Russian banks reduce mortgage rates to pre-crisis levels

Russian banks reduce mortgage rates to pre-crisis levels
Russian banks cut mortgage rates to pre-crisis levels / bne IntelliNews
By Ben Aris in Berlin December 23, 2016

Russia’s biggest banks have reduced mortgage interest rates to below pre-crisis levels that will continue the boom in mortgage lending – currently the only dynamic part of Russia’s financial sector.

Mortgages are booming in Russia as banks have been cut off from retail loans thanks to the Central Bank of Russia (CBR) decision to increase prudential reserve requirements two years ago to prick a bubble that was forming. At the same time, the Kremlin is promoting home ownership for political reasons as home owners tend to be less likely to protest or foment social unrest.

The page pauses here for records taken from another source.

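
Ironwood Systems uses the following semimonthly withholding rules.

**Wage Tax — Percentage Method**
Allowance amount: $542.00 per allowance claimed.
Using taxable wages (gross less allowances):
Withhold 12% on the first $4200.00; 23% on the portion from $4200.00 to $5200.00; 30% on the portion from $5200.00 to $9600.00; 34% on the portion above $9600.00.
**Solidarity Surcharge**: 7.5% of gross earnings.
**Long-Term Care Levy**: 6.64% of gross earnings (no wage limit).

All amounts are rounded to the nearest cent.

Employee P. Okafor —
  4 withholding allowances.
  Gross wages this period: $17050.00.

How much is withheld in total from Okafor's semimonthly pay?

$6260.75

Wage Tax: taxable = $17050.00 − 4×$542.00 = $14882.00
  $2054.00 + 34% × ($14882.00 − $9600.00) = $2054.00 + 34% × $5282.00 = $3849.88
Solidarity Surcharge: 7.5% × $17050.00 = $1278.75
Long-Term Care Levy: 6.64% × $17050.00 = $1132.12
Total: $3849.88 + $1278.75 + $1132.12 = $6260.75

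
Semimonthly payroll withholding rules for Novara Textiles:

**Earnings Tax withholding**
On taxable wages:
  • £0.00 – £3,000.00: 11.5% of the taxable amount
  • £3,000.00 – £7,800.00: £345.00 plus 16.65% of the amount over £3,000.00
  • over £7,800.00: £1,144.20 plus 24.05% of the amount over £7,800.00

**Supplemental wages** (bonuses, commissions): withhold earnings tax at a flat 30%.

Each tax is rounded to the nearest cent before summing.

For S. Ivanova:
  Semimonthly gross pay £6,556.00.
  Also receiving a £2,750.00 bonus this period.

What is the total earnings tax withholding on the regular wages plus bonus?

£1,762.07

Earnings Tax: taxable = £6,556.00
  £345.00 + 16.65% × (£6,556.00 − £3,000.00) = £345.00 + 16.65% × £3,556.00 = £937.07
Supplemental (30% flat on bonus): 30% × £2,750.00 = £825.00
Total earnings tax: £937.07 + £825.00 = £1,762.07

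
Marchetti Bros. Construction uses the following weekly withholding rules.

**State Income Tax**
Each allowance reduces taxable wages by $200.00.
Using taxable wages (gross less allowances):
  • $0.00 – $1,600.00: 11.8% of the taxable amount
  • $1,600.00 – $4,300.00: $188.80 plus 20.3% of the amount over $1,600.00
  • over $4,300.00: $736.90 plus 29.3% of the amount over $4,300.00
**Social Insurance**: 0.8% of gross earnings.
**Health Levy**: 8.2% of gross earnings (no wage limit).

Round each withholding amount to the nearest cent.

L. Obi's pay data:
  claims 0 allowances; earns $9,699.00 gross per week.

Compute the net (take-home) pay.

State Income Tax: taxable = $9,699.00
  $736.90 + 29.3% × ($9,699.00 − $4,300.00) = $736.90 + 29.3% × $5,399.00 = $2,318.81
Social Insurance: 0.8% × $9,699.00 = $77.59
Health Levy: 8.2% × $9,699.00 = $795.32
Total withheld: $2,318.81 + $77.59 + $795.32 = $3,191.72
Net pay: $9,699.00 − $3,191.72 = $6,507.28

$6,507.28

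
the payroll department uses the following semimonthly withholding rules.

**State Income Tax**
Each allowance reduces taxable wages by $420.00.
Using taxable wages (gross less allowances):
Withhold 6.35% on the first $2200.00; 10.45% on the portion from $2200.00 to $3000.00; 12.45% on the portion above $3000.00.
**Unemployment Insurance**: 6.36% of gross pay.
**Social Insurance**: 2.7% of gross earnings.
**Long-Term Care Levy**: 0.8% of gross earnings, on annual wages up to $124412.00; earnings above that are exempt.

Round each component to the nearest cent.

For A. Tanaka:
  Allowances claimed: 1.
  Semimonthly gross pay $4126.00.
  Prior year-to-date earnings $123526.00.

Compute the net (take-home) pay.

State Income Tax: taxable = $4126.00 − 1×$420.00 = $3706.00
  $223.30 + 12.45% × ($3706.00 − $3000.00) = $223.30 + 12.45% × $706.00 = $311.20
Unemployment Insurance: 6.36% × $4126.00 = $262.41
Social Insurance: 2.7% × $4126.00 = $111.40
Long-Term Care Levy: cap $124412.00 − YTD $123526.00 = $886.00 subject; 0.8% × $886.00 = $7.09
Total withheld: $311.20 + $262.41 + $111.40 + $7.09 = $692.10
Net pay: $4126.00 − $692.10 = $3433.90

$3433.90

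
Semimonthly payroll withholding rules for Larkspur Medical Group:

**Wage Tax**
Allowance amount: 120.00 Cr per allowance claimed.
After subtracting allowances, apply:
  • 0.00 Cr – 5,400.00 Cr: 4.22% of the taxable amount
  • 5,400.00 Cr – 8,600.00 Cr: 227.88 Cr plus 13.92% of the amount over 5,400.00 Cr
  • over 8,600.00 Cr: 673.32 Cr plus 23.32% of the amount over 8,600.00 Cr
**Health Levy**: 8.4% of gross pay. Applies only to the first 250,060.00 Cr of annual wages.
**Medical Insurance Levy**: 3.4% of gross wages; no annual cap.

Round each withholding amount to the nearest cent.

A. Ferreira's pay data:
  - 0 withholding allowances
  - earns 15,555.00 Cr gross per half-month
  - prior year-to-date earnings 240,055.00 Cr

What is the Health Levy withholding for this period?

Health Levy: cap 250,060.00 Cr − YTD 240,055.00 Cr = 10,005.00 Cr subject; 8.4% × 10,005.00 Cr = 840.42 Cr

840.42 Cr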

The value of mortgage loans extended in Russia in January-October 2016 went up by 32% year-on-year to RUB1.15tn ($18bn), the Agency of Mortgage and Housing Credit (AHML) said in a report published on November 21. The agency attributed the growth to the lower interest rates, with the most recent CBR cut of the key interest rate of 10% “launching a new cycle” of cutting mortgage rates by main market participants. 

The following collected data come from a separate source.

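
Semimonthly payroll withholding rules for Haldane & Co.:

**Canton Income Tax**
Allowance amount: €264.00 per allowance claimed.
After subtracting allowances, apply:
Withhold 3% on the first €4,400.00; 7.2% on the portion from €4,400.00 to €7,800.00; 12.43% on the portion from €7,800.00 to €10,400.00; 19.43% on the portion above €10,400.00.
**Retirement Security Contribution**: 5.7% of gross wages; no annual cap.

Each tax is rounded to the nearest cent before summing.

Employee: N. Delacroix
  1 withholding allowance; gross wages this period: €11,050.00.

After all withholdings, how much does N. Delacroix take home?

€9,645.17

Canton Income Tax: taxable = €11,050.00 − 1×€264.00 = €10,786.00
  €699.98 + 19.43% × (€10,786.00 − €10,400.00) = €699.98 + 19.43% × €386.00 = €774.98
Retirement Security Contribution: 5.7% × €11,050.00 = €629.85
Total withheld: €774.98 + €629.85 = €1,404.83
Net pay: €11,050.00 − €1,404.83 = €9,645.17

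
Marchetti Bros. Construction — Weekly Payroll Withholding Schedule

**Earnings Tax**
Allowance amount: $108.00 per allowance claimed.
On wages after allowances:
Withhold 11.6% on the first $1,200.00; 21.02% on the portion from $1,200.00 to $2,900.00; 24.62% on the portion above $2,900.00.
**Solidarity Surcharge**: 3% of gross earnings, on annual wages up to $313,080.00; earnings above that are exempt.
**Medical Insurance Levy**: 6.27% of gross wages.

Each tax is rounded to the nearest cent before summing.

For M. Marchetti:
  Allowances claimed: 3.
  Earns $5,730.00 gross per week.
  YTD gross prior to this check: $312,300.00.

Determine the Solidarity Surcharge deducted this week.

Solidarity Surcharge: cap $313,080.00 − YTD $312,300.00 = $780.00 subject; 3% × $780.00 = $23.40

$23.40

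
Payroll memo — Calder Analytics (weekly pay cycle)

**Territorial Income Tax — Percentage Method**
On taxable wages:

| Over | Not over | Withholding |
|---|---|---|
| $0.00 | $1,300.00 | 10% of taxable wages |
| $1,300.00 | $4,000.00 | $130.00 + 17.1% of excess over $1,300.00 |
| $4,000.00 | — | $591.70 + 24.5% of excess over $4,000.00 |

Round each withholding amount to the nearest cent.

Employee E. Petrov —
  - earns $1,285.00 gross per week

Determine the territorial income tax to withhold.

Territorial Income Tax: taxable = $1,285.00
  10% × $1,285.00 = $128.50

$128.50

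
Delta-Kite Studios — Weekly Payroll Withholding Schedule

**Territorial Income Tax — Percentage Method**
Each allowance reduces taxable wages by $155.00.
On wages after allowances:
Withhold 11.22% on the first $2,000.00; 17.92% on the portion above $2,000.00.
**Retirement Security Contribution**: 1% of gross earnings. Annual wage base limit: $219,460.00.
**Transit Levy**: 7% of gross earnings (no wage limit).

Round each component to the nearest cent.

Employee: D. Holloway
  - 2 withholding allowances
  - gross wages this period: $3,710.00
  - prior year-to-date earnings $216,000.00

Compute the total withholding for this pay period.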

Between January and November 2016, banks used a total of 756,000 loans worth a total of RUB1.3 trillion ($21.3bn), an increase of 31% y/y, reports RBC, citing the AHML report. The same day, the market leader Sberbank, which accounts for more than half of Russia’s mortgage loans, released its statistics for the same period: Sberbank’s mortgage loans increased by 11% y/y in the same period, up by 419,000 to RUB636bn ($10.4bn).

Sberbank has cut its interest rates again to the pre-crisis level. In 2016, banks repeatedly lowered interest rates on mortgages. Sberbank, in particular, lowered them three times.

"In the autumn the average decline in interest rates was 0.45-0.55 percentage points. On the secondary market, you can get a loan at the rate of 11.9%, which is the same level as in early 2014,” AHML said in its report. According to the agency, on the primary market using government backed loans it is possible to borrow at a rate of 10.9%.

The banks are following through by dropping rates as the business becomes more competitive. For example, Sberbank cut rates for young families to only 10.25%, according to its director of retail products Natalia Alymova.

Mortgage lending has been boosted by the government’s mortgage subsidy programme, which was launched in March 2015 to help citizens in buying a home after a sharp rise in interest rates on loans, caused by an increase the key rate in December 2014 up to 17%. The programme is due to end in 2017 and while there are no plans to revive it, experts believe the mortgage segment has gathered enough momentum and will not be affected by the end of the subsidies.

The participants of the mortgage market are not ruling out that the downward trend in interest rates will continue in 2017, thanks to the competition but more importantly as the CBR is expected to continue making cuts to the key monetary policy rate from the first quarter of 2017 on the back of falling inflation.

The decline in mortgage interest rates may be partly offset by an increase for the buyers of its value, warns Sberbank’s director of department on work with partners, Nikolai Vasev. According to him, the decline in mortgage rates will result in an increase in demand and, consequently, increase the developers of housing prices.